2019, 2019 Anecdotes, Anecdotes

Anecdote #15

Although not particularly socially awkward, I often feel very embarrassed after an encounter with acquaintances/friends/professors. I can often identify what I did wrong during the encounter (e.g. talking too much, not being considerate enough, not making a smooth enough conversation transition, messing up details when hosting guests, messing up something on the board during a group meeting, feeling like I have become too comfortable with my prof and forgotten my manners, etc). I can spend hours agonizing over it.

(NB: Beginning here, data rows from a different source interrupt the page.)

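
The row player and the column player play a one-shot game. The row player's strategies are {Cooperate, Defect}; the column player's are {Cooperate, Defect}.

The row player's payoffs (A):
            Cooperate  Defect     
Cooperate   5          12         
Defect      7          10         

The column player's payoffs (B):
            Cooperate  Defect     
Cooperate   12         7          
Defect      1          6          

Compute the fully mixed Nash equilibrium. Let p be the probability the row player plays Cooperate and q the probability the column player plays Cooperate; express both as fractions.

p = 1/2, q = 1/2

In a mixed NE each player is indifferent between their pure strategies, so the opponent's mix sets the indifference.
The column player indifferent between Cooperate and Defect: p·12 + (1−p)·1 = p·7 + (1−p)·6 ⟹ 1 + 11p = 6 + 1p ⟹ p = 1/2.
The row player indifferent between Cooperate and Defect: q·5 + (1−q)·12 = q·7 + (1−q)·10 ⟹ 12 + (-7)q = 10 + (-3)q ⟹ q = 1/2.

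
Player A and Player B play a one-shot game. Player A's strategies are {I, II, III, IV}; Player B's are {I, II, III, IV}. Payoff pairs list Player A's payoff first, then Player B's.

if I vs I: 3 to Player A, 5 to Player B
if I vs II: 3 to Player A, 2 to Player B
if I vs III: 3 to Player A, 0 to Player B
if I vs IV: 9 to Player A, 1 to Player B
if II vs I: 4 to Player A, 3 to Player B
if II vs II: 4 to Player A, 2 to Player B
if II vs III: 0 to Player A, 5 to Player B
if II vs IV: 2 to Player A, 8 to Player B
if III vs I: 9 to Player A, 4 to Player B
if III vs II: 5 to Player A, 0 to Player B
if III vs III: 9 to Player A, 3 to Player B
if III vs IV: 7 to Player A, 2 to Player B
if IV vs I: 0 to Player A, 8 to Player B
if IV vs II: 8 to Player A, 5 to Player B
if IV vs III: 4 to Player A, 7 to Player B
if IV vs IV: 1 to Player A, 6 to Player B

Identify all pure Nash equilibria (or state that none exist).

A profile is a Nash equilibrium when each player is best-responding to the other.
Player A's best responses — vs I: III (payoff 9); vs II: IV (payoff 8); vs III: III (payoff 9); vs IV: I (payoff 9).
Player B's best responses — vs I: I (payoff 5); vs II: IV (payoff 8); vs III: I (payoff 4); vs IV: I (payoff 8).
The only mutual best response is (III, I); neither player gains by switching there.

(III, I)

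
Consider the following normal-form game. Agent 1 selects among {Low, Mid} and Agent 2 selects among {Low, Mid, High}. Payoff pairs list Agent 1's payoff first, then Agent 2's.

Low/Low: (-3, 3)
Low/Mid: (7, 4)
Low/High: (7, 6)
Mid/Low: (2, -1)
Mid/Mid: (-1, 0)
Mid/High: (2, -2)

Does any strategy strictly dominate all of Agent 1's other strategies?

No strictly dominant strategy

Check whether one of Agent 1's strategies beats all alternatives regardless of what the opponent does.
Low is not dominant: against Low, Mid gives 2 > -3.
Mid is not dominant: against Mid, Low gives 7 > -1.
No single strategy is best against every opponent action.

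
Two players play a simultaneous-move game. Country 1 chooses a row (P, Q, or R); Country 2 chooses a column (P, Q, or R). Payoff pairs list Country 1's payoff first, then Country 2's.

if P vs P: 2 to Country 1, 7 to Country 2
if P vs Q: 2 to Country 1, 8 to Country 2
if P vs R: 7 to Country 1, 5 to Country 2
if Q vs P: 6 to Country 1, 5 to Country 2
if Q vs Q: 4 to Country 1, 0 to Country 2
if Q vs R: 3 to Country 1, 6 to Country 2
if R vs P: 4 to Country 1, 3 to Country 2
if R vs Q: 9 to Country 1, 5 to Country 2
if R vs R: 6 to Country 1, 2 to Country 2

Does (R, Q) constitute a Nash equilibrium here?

Yes

Holding Country 2 at Q: Country 1 gets 9 from R, versus 2 from P, 4 from Q. No profitable deviation for Country 1.
Holding Country 1 at R: Country 2 gets 5 from Q, versus 3 from P, 2 from R. No profitable deviation for Country 2 either.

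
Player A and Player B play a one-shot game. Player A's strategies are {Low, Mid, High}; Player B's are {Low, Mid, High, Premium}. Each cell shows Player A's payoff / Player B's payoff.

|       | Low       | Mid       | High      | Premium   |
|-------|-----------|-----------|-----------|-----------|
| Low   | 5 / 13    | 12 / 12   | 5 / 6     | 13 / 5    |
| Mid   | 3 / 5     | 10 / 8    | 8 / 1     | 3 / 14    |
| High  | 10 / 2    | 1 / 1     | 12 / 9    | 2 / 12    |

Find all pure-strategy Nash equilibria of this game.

None

Check mutual best responses: a cell is a NE iff neither player can gain by unilaterally deviating.
Player A's best responses — vs Low: High (payoff 10); vs Mid: Low (payoff 12); vs High: High (payoff 12); vs Premium: Low (payoff 13).
Player B's best responses — vs Low: Low (payoff 13); vs Mid: Premium (payoff 14); vs High: Premium (payoff 12).
No cell has both players best-responding. For instance, Player A's best reply to High is High, but against High Player B prefers Premium over High.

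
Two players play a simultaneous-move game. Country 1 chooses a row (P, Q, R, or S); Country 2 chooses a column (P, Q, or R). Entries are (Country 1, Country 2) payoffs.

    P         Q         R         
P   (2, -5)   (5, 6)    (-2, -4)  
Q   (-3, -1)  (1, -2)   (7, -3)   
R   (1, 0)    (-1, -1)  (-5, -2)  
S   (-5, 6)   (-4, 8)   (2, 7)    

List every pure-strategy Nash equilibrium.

(P, Q)

Check mutual best responses: a cell is a NE iff neither player can gain by unilaterally deviating.
Country 1's best responses — vs P: P (payoff 2); vs Q: P (payoff 5); vs R: Q (payoff 7).
Country 2's best responses — vs P: Q (payoff 6); vs Q: P (payoff -1); vs R: P (payoff 0); vs S: Q (payoff 8).
The only mutual best response is (P, Q); neither player gains by switching there.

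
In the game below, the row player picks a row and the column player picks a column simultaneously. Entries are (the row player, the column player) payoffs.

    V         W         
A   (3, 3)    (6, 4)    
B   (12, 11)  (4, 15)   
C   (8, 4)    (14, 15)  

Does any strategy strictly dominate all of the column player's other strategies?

W

Check whether one of the column player's strategies beats all alternatives regardless of what the opponent does.
W strictly dominates: vs A: 4 > 3; vs B: 15 > 11; vs C: 15 > 4.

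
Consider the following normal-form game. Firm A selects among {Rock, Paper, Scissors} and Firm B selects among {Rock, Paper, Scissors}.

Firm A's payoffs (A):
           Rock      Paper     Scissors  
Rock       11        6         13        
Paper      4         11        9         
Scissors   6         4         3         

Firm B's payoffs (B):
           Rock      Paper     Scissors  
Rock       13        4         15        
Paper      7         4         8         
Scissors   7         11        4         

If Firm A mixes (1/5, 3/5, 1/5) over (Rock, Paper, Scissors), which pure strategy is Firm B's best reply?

Scissors

Compute Firm B's expected payoff from each pure strategy against the given mix.
Rock: (1/5)·13 + (3/5)·7 + (1/5)·7 = 41/5
Paper: (1/5)·4 + (3/5)·4 + (1/5)·11 = 27/5
Scissors: (1/5)·15 + (3/5)·8 + (1/5)·4 = 43/5
Highest expected payoff is 43/5, from Scissors.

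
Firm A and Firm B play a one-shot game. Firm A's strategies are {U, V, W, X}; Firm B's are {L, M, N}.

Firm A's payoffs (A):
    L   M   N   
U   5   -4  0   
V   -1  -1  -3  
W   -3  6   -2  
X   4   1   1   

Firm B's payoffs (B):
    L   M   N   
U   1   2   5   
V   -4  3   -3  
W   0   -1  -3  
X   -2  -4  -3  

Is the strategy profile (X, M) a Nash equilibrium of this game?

No

Holding Firm B at M: Firm A gets 1 from X but could get 6 by switching to W. Firm A has a profitable deviation.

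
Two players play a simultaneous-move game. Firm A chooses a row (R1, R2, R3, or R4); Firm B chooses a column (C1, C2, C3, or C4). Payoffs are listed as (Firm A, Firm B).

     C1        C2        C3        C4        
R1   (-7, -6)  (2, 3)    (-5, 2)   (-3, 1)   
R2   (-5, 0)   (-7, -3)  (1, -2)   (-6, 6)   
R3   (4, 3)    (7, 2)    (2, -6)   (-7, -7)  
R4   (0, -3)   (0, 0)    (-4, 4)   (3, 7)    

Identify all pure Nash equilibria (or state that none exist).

A profile is a Nash equilibrium when each player is best-responding to the other.
Firm A's best responses — vs C1: R3 (payoff 4); vs C2: R3 (payoff 7); vs C3: R3 (payoff 2); vs C4: R4 (payoff 3).
Firm B's best responses — vs R1: C2 (payoff 3); vs R2: C4 (payoff 6); vs R3: C1 (payoff 3); vs R4: C4 (payoff 7).
Mutual best responses occur at (R3, C1) and (R4, C4); at each, neither player gains by switching.

(R3, C1) and (R4, C4)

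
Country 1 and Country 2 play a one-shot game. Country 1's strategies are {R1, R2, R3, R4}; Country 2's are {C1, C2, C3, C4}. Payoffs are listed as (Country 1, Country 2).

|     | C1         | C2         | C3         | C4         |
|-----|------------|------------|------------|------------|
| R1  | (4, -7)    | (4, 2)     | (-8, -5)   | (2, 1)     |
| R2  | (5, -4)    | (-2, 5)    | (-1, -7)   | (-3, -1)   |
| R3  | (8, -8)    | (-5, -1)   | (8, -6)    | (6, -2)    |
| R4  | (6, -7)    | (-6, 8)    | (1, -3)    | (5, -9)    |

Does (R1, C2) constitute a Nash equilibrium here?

Holding Country 2 at C2: Country 1 gets 4 from R1, versus -2 from R2, -5 from R3, -6 from R4. No profitable deviation for Country 1.
Holding Country 1 at R1: Country 2 gets 2 from C2, versus -7 from C1, -5 from C3, 1 from C4. No profitable deviation for Country 2 either.

Yes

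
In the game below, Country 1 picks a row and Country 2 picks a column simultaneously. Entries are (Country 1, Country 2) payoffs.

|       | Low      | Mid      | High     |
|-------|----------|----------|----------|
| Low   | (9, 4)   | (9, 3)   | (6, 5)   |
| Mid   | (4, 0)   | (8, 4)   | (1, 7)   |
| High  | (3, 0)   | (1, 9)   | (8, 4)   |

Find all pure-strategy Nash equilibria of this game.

A profile is a Nash equilibrium when each player is best-responding to the other.
Country 1's best responses — vs Low: Low (payoff 9); vs Mid: Low (payoff 9); vs High: High (payoff 8).
Country 2's best responses — vs Low: High (payoff 5); vs Mid: High (payoff 7); vs High: Mid (payoff 9).
No cell has both players best-responding. For instance, Country 1's best reply to High is High, but against High Country 2 prefers Mid over High.

None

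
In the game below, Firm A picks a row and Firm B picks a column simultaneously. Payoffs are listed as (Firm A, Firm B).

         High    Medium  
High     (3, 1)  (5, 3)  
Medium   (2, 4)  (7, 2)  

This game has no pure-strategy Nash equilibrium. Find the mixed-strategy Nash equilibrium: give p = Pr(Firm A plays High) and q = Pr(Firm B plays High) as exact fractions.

p = 1/2, q = 2/3

In a mixed NE each player is indifferent between their pure strategies, so the opponent's mix sets the indifference.
Firm B indifferent between High and Medium: p·1 + (1−p)·4 = p·3 + (1−p)·2 ⟹ 4 + (-3)p = 2 + 1p ⟹ p = 1/2.
Firm A indifferent between High and Medium: q·3 + (1−q)·5 = q·2 + (1−q)·7 ⟹ 5 + (-2)q = 7 + (-5)q ⟹ q = 2/3.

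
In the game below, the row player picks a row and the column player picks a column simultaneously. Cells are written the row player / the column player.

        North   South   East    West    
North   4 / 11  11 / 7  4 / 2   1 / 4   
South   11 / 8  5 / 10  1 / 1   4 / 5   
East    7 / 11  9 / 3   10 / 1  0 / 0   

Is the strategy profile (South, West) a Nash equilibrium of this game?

No

Holding the column player at West: the row player gets 4 from South, versus 1 from North, 0 from East. No profitable deviation for the row player.
Holding the row player at South: the column player gets 5 from West but could get 10 by switching to South. The column player has a profitable deviation.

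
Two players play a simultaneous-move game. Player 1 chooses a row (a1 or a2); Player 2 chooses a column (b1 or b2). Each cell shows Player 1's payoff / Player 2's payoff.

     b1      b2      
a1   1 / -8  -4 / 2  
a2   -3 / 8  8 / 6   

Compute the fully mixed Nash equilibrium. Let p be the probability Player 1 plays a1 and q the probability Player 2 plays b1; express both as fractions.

p = 1/6, q = 3/4

Each player's mixing probability is pinned down by making the *other* player indifferent.
Player 2 indifferent between b1 and b2: p·(-8) + (1−p)·8 = p·2 + (1−p)·6 ⟹ 8 + (-16)p = 6 + (-4)p ⟹ p = 1/6.
Player 1 indifferent between a1 and a2: q·1 + (1−q)·(-4) = q·(-3) + (1−q)·8 ⟹ (-4) + 5q = 8 + (-11)q ⟹ q = 3/4.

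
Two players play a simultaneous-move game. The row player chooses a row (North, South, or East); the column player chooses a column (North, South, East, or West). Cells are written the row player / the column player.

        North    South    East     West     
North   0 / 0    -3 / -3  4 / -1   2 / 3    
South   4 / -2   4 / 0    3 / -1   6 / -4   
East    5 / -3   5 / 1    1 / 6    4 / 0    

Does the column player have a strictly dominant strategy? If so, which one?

A strategy is strictly dominant if it gives the column player a strictly higher payoff than every other strategy, against every choice by the opponent.
North is not dominant: against North, West gives 3 > 0.
South is not dominant: against North, North gives 0 > -3.
East is not dominant: against North, North gives 0 > -1.
West is not dominant: against South, North gives -2 > -4.
No single strategy is best against every opponent action.

None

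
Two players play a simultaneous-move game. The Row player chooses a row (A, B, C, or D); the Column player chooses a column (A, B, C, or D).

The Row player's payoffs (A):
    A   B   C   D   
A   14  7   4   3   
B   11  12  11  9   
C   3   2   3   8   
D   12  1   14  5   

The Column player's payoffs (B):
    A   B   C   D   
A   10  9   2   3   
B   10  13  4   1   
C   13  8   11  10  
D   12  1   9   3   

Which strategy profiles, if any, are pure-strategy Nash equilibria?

(A, A) and (B, B)

A profile is a Nash equilibrium when each player is best-responding to the other.
The Row player's best responses — vs A: A (payoff 14); vs B: B (payoff 12); vs C: D (payoff 14); vs D: B (payoff 9).
The Column player's best responses — vs A: A (payoff 10); vs B: B (payoff 13); vs C: A (payoff 13); vs D: A (payoff 12).
Mutual best responses occur at (A, A) and (B, B); at each, neither player gains by switching.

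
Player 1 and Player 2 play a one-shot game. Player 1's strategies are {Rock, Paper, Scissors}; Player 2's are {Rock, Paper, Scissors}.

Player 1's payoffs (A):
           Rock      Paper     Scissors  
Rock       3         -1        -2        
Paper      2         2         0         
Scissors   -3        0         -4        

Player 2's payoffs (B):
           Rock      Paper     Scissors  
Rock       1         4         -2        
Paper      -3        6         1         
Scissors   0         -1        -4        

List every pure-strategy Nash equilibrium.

A profile is a Nash equilibrium when each player is best-responding to the other.
Player 1's best responses — vs Rock: Rock (payoff 3); vs Paper: Paper (payoff 2); vs Scissors: Paper (payoff 0).
Player 2's best responses — vs Rock: Paper (payoff 4); vs Paper: Paper (payoff 6); vs Scissors: Rock (payoff 0).
The only mutual best response is (Paper, Paper); neither player gains by switching there.

(Paper, Paper)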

For years my mind would fantasize over cutting myself as a punishment. Fortunately I care a lot about following social norms so I would head to the gym instead to experience pain in a socially acceptable manner (I find treadmill slightly faster than normal to be the most effective). I feel like going to the gym really does help improve my mood. It gets the stress out of my system and it is not dangerous. More importantly, my friends and my advisor have been very supportive to me, despite my many failings. I think the supportive environment has drastically reduced the level of stress and dread I experience when I do something incorrectly, knowing that even if people noticed they would probably forgive me. I have also learned to say “thank you for your advice” to my inner critical voice and take it as a helpful critique of areas I could improve on rather than an evaluation of my self worth. Overall, the situation has improved a lot since I came to Princeton, and I am very grateful for this.